View Single Post
  #8   Report Post  
Posted to alt.home.repair
micky micky is offline
external usenet poster
 
Posts: 8,582
Default What useful thing does BAKING SODA actually do in home repair?

In alt.home.repair, on Fri, 16 Nov 2018 22:58:15 -0500,
wrote:

On Fri, 16 Nov 2018 19:01:13 -0700, rbowman
wrote:

On 11/16/2018 03:24 PM, arlen michael holder wrote:
My question is more toward figuring out WHY I see baking soda mentioned as
a panacea for almost everything from baby rash to automotive leak repair.


It is a deodorizer.

http://bestcarpetcleanerreview.net/h...t-really-work/

There are Glade makes some carpet powders with a fragrance but I find
the fragrance cloying so straight baking soda is better. The Arm &
Hammer 1 lb. boxes suggest opening it and putting it in the refrigerator
to deal with food odors.


I did have luck using it to deodorize a rug. (Dog puke, dog **** etc,
puppies are a bitch)
I pressure cleaned the rug, hung it the sun for a few days with no
real joy, then I broomed in a pound or so of baking soda. let it sit
in the sun all day and vacuumed it out real well.

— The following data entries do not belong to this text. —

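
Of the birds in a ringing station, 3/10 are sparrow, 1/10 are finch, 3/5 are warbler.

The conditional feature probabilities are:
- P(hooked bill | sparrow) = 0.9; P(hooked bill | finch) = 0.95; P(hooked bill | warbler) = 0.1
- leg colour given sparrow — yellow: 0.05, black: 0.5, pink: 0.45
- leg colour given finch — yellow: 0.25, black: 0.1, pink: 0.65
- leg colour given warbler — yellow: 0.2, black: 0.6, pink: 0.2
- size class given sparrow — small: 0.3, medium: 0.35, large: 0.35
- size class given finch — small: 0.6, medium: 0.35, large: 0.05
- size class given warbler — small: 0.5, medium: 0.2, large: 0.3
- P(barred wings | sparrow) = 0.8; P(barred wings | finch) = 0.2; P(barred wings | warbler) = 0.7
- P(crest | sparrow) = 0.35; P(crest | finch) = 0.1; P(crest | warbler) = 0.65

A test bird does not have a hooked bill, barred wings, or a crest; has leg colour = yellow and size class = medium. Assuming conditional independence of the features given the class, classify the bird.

sparrow: 0.3 × (1−0.9) × 0.05 × 0.35 × (1−0.8) × (1−0.35) = 0.00006825
finch: 0.1 × (1−0.95) × 0.25 × 0.35 × (1−0.2) × (1−0.1) = 0.000315
warbler: 0.6 × (1−0.1) × 0.2 × 0.2 × (1−0.7) × (1−0.65) = 0.002268
Highest score → warbler.

warbler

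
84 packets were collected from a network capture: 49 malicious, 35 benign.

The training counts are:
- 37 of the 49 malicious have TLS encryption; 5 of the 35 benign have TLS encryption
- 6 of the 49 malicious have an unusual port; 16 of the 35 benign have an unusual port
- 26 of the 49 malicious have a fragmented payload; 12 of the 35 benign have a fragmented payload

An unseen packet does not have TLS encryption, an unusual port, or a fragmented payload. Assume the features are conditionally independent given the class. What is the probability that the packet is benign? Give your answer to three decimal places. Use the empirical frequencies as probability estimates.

0.684

malicious: (49/84) × (12/49) × (43/49) × (23/49) ≈ 0.0588445
benign: (35/84) × (30/35) × (19/35) × (23/35) ≈ 0.127405
P(benign | x) = 0.127405 / 0.1862495 ≈ 0.684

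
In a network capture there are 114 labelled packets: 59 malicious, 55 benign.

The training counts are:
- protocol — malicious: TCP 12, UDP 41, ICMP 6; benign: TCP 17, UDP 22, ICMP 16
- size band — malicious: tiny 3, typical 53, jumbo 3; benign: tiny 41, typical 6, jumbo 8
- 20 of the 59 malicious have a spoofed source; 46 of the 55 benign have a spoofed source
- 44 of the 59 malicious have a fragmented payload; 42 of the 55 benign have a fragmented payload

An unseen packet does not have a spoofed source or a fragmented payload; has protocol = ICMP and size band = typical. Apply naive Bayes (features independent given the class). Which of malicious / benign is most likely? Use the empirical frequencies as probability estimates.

malicious: (59/114) × (6/59) × (53/59) × (39/59) × (15/59) ≈ 0.00794552
benign: (55/114) × (16/55) × (6/55) × (9/55) × (13/55) ≈ 0.000592194
Highest score → malicious.

malicious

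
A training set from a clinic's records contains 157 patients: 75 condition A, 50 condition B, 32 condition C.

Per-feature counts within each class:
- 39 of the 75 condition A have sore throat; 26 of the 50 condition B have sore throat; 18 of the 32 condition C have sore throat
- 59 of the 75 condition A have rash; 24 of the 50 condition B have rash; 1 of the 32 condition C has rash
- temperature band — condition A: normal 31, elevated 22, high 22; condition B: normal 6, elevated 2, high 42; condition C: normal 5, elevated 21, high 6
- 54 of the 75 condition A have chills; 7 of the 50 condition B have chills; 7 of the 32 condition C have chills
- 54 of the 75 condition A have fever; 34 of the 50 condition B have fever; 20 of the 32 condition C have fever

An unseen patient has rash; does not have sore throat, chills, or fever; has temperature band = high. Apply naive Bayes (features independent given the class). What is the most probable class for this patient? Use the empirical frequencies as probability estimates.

condition B

condition A: (75/157) × (36/75) × (59/75) × (22/75) × (21/75) × (21/75) ≈ 0.00414831
condition B: (50/157) × (24/50) × (24/50) × (42/50) × (43/50) × (16/50) ≈ 0.0169621
condition C: (32/157) × (14/32) × (1/32) × (6/32) × (25/32) × (12/32) ≈ 0.000153074
Highest score → condition B.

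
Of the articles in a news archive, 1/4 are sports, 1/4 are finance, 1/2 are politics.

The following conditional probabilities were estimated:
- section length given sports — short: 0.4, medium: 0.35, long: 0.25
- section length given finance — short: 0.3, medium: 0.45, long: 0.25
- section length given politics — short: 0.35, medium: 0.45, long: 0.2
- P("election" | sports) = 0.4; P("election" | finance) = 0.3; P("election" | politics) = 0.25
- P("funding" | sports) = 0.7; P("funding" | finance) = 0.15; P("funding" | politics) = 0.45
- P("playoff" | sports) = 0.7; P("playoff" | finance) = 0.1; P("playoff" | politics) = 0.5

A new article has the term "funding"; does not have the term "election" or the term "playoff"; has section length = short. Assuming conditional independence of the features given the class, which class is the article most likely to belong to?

sports: 0.25 × 0.4 × (1−0.4) × 0.7 × (1−0.7) = 0.0126
finance: 0.25 × 0.3 × (1−0.3) × 0.15 × (1−0.1) = 0.0070875
politics: 0.5 × 0.35 × (1−0.25) × 0.45 × (1−0.5) = 0.02953125
Highest score → politics.

politics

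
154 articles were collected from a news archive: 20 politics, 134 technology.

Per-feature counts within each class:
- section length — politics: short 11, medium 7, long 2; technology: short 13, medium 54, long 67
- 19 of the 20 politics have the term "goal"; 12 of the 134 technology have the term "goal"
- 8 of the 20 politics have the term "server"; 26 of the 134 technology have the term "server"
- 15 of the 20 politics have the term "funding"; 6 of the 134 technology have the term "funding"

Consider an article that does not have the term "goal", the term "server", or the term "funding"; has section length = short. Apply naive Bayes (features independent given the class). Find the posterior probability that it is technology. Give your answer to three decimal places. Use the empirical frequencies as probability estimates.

0.991

politics: (20/154) × (11/20) × (1/20) × (12/20) × (5/20) ≈ 0.000535714
technology: (134/154) × (13/134) × (122/134) × (108/134) × (128/134) ≈ 0.05917
P(technology | x) = 0.05917 / 0.059705714 ≈ 0.991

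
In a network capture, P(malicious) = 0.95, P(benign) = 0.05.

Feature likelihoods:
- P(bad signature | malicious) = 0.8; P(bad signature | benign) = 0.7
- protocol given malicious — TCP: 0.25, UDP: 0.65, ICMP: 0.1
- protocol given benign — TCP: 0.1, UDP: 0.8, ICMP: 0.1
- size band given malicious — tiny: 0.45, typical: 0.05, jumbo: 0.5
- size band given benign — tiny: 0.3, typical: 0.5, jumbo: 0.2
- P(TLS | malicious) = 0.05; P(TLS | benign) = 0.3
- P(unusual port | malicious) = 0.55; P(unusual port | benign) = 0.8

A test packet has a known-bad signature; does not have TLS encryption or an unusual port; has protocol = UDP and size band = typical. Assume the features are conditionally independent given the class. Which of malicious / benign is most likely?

malicious: 0.95 × 0.8 × 0.65 × 0.05 × (1−0.05) × (1−0.55) = 0.01055925
benign: 0.05 × 0.7 × 0.8 × 0.5 × (1−0.3) × (1−0.8) = 0.00196
Highest score → malicious.

malicious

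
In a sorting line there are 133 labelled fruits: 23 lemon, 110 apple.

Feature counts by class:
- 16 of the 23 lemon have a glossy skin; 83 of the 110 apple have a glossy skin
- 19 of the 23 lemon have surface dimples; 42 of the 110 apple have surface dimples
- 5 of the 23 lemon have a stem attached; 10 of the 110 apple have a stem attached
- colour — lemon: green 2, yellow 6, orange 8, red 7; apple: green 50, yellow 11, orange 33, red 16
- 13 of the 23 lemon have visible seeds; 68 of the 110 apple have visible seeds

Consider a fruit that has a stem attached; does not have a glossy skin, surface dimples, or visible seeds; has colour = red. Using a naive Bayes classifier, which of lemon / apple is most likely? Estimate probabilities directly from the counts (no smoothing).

apple

lemon: (23/133) × (7/23) × (4/23) × (5/23) × (7/23) × (10/23) ≈ 0.000263307
apple: (110/133) × (27/110) × (68/110) × (10/110) × (16/110) × (42/110) ≈ 0.000633606
Highest score → apple.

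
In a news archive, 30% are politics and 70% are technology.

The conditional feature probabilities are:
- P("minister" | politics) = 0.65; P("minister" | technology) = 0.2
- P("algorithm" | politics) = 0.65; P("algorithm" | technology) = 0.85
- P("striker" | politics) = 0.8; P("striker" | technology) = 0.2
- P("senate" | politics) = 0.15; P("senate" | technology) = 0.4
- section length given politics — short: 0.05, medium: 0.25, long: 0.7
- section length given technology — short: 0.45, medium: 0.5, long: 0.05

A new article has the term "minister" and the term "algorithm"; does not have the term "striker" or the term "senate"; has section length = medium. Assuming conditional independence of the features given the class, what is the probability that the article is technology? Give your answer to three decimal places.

politics: 0.3 × 0.65 × 0.65 × (1−0.8) × (1−0.15) × 0.25 = 0.005386875
technology: 0.7 × 0.2 × 0.85 × (1−0.2) × (1−0.4) × 0.5 = 0.02856
P(technology | x) = 0.02856 / 0.033946875 ≈ 0.841

0.841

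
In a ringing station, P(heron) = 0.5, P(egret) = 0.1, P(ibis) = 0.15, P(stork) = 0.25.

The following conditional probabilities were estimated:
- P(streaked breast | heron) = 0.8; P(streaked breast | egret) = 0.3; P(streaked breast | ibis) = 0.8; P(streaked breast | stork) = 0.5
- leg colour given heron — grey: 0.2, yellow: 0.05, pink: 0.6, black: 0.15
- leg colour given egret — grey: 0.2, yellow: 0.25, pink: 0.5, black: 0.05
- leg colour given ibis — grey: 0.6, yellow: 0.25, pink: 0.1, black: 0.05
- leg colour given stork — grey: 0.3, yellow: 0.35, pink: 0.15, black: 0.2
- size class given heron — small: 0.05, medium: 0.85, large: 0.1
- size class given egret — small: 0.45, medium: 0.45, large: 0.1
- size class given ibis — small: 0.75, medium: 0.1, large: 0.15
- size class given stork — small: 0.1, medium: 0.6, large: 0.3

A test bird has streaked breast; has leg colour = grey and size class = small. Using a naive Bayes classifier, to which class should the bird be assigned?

ibis

heron: 0.5 × 0.8 × 0.2 × 0.05 = 0.004
egret: 0.1 × 0.3 × 0.2 × 0.45 = 0.0027
ibis: 0.15 × 0.8 × 0.6 × 0.75 = 0.054
stork: 0.25 × 0.5 × 0.3 × 0.1 = 0.00375
Highest score → ibis.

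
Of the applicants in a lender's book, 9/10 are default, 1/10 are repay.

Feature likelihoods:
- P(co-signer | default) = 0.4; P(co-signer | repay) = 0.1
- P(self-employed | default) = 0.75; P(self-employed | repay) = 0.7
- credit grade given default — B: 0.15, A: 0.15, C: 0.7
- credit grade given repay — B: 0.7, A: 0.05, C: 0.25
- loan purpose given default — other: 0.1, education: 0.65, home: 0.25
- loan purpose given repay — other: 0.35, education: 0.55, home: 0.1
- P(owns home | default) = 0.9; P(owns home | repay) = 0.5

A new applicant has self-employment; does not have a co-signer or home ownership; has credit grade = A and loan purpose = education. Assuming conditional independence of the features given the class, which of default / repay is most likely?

default: 0.9 × (1−0.4) × 0.75 × 0.15 × 0.65 × (1−0.9) = 0.00394875
repay: 0.1 × (1−0.1) × 0.7 × 0.05 × 0.55 × (1−0.5) = 0.00086625
Highest score → default.

default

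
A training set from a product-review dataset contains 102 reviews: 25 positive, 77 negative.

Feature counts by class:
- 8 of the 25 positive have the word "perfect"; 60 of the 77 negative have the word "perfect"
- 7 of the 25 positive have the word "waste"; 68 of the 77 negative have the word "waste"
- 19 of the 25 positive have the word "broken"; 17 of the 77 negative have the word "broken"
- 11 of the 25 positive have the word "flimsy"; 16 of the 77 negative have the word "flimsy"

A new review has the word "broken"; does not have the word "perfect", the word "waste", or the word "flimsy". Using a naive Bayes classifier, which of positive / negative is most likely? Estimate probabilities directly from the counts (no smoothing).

positive

positive: (25/102) × (17/25) × (18/25) × (19/25) × (14/25) = 0.051072
negative: (77/102) × (17/77) × (9/77) × (17/77) × (61/77) ≈ 0.0034072
Highest score → positive.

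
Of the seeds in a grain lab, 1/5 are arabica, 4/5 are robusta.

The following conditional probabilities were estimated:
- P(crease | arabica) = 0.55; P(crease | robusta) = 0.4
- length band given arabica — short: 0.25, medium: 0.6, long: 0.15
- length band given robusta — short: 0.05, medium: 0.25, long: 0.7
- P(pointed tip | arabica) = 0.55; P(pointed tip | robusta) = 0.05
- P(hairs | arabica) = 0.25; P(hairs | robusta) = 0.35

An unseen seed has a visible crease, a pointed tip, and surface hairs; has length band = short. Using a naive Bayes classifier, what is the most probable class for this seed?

arabica

arabica: 0.2 × 0.55 × 0.25 × 0.55 × 0.25 = 0.00378125
robusta: 0.8 × 0.4 × 0.05 × 0.05 × 0.35 = 0.00028
Highest score → arabica.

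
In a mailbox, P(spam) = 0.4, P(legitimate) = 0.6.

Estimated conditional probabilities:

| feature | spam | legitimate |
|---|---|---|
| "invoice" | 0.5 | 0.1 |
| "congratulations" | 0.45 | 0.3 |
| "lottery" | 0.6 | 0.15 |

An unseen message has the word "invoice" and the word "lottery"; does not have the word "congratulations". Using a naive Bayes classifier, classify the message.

spam: 0.4 × 0.5 × (1−0.45) × 0.6 = 0.066
legitimate: 0.6 × 0.1 × (1−0.3) × 0.15 = 0.0063
Highest score → spam.

spam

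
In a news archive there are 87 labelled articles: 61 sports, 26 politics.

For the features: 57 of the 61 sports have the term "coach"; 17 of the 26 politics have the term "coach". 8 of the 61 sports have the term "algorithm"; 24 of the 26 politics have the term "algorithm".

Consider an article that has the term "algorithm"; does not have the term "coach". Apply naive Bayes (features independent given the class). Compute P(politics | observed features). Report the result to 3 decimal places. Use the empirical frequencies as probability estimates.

0.941

sports: (61/87) × (4/61) × (8/61) ≈ 0.00602977
politics: (26/87) × (9/26) × (24/26) ≈ 0.0954907
P(politics | x) = 0.0954907 / 0.10152047 ≈ 0.941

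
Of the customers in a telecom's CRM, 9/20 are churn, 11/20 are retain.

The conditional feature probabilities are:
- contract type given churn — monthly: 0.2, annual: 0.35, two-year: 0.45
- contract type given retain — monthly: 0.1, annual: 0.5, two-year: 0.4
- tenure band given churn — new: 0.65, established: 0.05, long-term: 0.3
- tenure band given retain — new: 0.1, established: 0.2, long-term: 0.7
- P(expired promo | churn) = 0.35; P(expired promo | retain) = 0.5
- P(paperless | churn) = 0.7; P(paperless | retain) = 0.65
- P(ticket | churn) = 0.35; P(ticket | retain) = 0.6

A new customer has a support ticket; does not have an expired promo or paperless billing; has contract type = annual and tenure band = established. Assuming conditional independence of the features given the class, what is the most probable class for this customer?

churn: 0.45 × 0.35 × 0.05 × (1−0.35) × (1−0.7) × 0.35 = 0.00053746875
retain: 0.55 × 0.5 × 0.2 × (1−0.5) × (1−0.65) × 0.6 = 0.005775
Highest score → retain.

retain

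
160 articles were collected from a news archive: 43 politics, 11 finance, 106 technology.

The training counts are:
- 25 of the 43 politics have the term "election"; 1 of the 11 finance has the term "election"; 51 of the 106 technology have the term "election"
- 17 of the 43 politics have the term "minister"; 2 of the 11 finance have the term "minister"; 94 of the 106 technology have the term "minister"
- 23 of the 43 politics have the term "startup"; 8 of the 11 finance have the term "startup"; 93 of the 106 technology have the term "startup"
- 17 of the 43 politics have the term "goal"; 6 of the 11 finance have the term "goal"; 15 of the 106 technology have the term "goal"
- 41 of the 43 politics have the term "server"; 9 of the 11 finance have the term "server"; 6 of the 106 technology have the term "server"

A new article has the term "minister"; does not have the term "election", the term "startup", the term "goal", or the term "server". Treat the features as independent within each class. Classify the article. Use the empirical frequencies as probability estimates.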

It was as good as
new.


That's great.

Not baking soda but a similar story. The steam radiator was dripping
and instead of telling me so I'd call the landlord, my obnoxious
roommate took MY thermal blanket from the closet and just used it to
soak up the water. I only learned this after I kicked him out. I took
up the blanket, saw the water=damaged parquet floor because the blanket
made more wood wet than would have been, and the mildew smell from the
blanket was terrible. Took it to a laundramat and washed it and it
smelled just as bad. Put it in a dryer until dry, or maybe a little
longer, dont' remember, and it smelled good as new, and it never smelled
bad again. Sunlight has big advantages and is free but I lived in an
apartment and had no yard.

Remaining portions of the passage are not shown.